# replace shocks & struts



## kenskillz (Aug 1, 2005)

I've done struts and shocks on my volvo 240 before. My brother wants me to do the shocks on his 97 maxima this weekend. Will i need special tools for this? I have a pair of spring compressors for macpherson type struts. will these fit the maxima. i noticed in a previous posting, someone replaced the rear strut bushings. does this car have struts in the rear also? aside from the shocks, what parts should i replace?


----------



## Matt93SE (Sep 17, 2003)

spring compressors and typical sockets/extensions are all you need.

12,14,17,19mm are all of the sizes you need, and a few extensions to get to the rear upper mounts.

you will want to replace the strut dust boots as well, and I recommend replacing the bearings up front.
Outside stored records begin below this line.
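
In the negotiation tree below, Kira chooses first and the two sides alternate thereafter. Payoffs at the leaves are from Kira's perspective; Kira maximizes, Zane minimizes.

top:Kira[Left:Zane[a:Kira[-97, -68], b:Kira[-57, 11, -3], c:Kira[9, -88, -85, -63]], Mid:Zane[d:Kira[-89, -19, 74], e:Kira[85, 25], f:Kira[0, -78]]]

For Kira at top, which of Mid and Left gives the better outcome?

d (Kira): max(-89, -19, 74) = 74
e (Kira): max(85, 25) = 85
f (Kira): max(0, -78) = 0
Mid (Zane): min(74, 85, 0) = 0
a (Kira): max(-97, -68) = -68
b (Kira): max(-57, 11, -3) = 11
c (Kira): max(9, -88, -85, -63) = 9
Left (Zane): min(-68, 11, 9) = -68
Kira prefers the higher value; Mid=0, Left=-68. Mid is better since 0 > -68.

Mid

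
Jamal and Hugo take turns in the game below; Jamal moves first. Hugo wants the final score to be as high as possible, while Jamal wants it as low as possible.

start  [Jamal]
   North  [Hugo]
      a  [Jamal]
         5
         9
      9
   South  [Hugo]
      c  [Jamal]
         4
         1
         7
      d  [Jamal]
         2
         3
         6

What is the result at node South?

2

c (Jamal): min(4, 1, 7) = 1
d (Jamal): min(2, 3, 6) = 2
South (Hugo): max(1, 2) = 2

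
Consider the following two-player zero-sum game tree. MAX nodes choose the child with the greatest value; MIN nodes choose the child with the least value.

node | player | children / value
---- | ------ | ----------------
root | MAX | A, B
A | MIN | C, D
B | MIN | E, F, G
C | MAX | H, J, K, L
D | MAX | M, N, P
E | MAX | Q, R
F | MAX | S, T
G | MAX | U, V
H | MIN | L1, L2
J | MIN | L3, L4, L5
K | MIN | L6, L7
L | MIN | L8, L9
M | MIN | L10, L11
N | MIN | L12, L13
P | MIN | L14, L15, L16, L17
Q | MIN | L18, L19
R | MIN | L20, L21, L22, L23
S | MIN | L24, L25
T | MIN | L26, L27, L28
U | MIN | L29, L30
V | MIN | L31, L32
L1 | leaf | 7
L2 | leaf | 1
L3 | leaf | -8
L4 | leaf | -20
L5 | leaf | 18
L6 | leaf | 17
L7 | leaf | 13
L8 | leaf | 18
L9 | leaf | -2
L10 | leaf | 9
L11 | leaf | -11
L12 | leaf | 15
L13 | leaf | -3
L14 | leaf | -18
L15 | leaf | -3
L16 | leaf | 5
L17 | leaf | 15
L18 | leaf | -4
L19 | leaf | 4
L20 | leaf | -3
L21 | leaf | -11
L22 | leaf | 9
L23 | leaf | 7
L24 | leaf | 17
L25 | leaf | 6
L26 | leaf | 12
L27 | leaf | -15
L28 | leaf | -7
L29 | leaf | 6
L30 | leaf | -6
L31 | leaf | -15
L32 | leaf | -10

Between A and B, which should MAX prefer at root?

A

H (MIN): min(7, 1) = 1
J (MIN): min(-8, -20, 18) = -20
K (MIN): min(17, 13) = 13
L (MIN): min(18, -2) = -2
C (MAX): max(1, -20, 13, -2) = 13
M (MIN): min(9, -11) = -11
N (MIN): min(15, -3) = -3
P (MIN): min(-18, -3, 5, 15) = -18
D (MAX): max(-11, -3, -18) = -3
A (MIN): min(13, -3) = -3
Q (MIN): min(-4, 4) = -4
R (MIN): min(-3, -11, 9, 7) = -11
E (MAX): max(-4, -11) = -4
S (MIN): min(17, 6) = 6
T (MIN): min(12, -15, -7) = -15
F (MAX): max(6, -15) = 6
U (MIN): min(6, -6) = -6
V (MIN): min(-15, -10) = -15
G (MAX): max(-6, -15) = -6
B (MIN): min(-4, 6, -6) = -6
MAX prefers the higher value; A=-3, B=-6. A is better since -3 > -6.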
They are about $12 each from KYB.. The dust boots can be purchased from a Miata or a Mustang I think and are usually in stock at most parts stores- just so you don't have to special order everything specifically for the Maxima.
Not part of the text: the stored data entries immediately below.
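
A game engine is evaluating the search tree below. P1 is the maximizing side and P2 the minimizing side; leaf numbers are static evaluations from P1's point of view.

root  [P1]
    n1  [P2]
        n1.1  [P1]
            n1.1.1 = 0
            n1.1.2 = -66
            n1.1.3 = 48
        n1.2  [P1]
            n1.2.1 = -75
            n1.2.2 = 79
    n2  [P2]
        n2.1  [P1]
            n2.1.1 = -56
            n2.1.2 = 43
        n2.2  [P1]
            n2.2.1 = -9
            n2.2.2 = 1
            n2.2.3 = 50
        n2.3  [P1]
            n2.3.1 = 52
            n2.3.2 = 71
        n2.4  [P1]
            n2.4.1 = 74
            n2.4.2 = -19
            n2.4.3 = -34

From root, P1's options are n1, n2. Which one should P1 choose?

n1.1 (P1): max(0, -66, 48) = 48
n1.2 (P1): max(-75, 79) = 79
n1 (P2): min(48, 79) = 48
n2.1 (P1): max(-56, 43) = 43
n2.2 (P1): max(-9, 1, 50) = 50
n2.3 (P1): max(52, 71) = 71
n2.4 (P1): max(74, -19, -34) = 74
n2 (P2): min(43, 50, 71, 74) = 43
root (P1): max(48, 43) = 48
P1 at root wants the highest of {n1=48, n2=43}, so chooses n1.

n1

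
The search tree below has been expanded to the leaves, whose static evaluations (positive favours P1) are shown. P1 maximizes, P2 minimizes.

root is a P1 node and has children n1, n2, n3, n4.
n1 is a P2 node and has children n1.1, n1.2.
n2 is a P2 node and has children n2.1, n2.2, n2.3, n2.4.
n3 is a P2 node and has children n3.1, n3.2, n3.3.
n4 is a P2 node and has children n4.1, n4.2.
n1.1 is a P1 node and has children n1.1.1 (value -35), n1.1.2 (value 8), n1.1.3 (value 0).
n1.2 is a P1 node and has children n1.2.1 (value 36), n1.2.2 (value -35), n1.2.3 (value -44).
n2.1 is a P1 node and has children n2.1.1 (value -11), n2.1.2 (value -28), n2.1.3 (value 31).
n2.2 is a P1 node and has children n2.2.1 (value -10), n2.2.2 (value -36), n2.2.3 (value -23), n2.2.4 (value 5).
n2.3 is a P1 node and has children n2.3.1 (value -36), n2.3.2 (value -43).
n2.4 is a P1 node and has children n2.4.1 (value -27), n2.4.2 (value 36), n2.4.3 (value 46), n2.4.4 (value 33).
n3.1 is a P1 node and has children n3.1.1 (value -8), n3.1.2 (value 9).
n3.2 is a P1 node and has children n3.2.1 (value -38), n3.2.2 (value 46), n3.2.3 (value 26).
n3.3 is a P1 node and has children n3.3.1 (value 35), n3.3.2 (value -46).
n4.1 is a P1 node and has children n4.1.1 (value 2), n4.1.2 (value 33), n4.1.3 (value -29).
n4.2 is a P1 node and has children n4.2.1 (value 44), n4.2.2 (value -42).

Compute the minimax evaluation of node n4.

n4.1 (P1): max(2, 33, -29) = 33
n4.2 (P1): max(44, -42) = 44
n4 (P2): min(33, 44) = 33

33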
You can see most of the parts here:
http://kyb.com/catalog/index.php?Action=Submit&MakeID=Nissan&ModelID=630&x=63&y=14

As for a how-to, this should answer just about every other question you have on it. (look around in this forum for the dust boot information I mentioned above. I know it's in there, but too lazy to look it up for you. that's your job, not mine.  )
http://forums.maxima.org/showthread.php?p=2393829#post2393829


----------



## kenskillz (Aug 1, 2005)

Thanks for the info!!! These links are exactly what i was looking for!


----------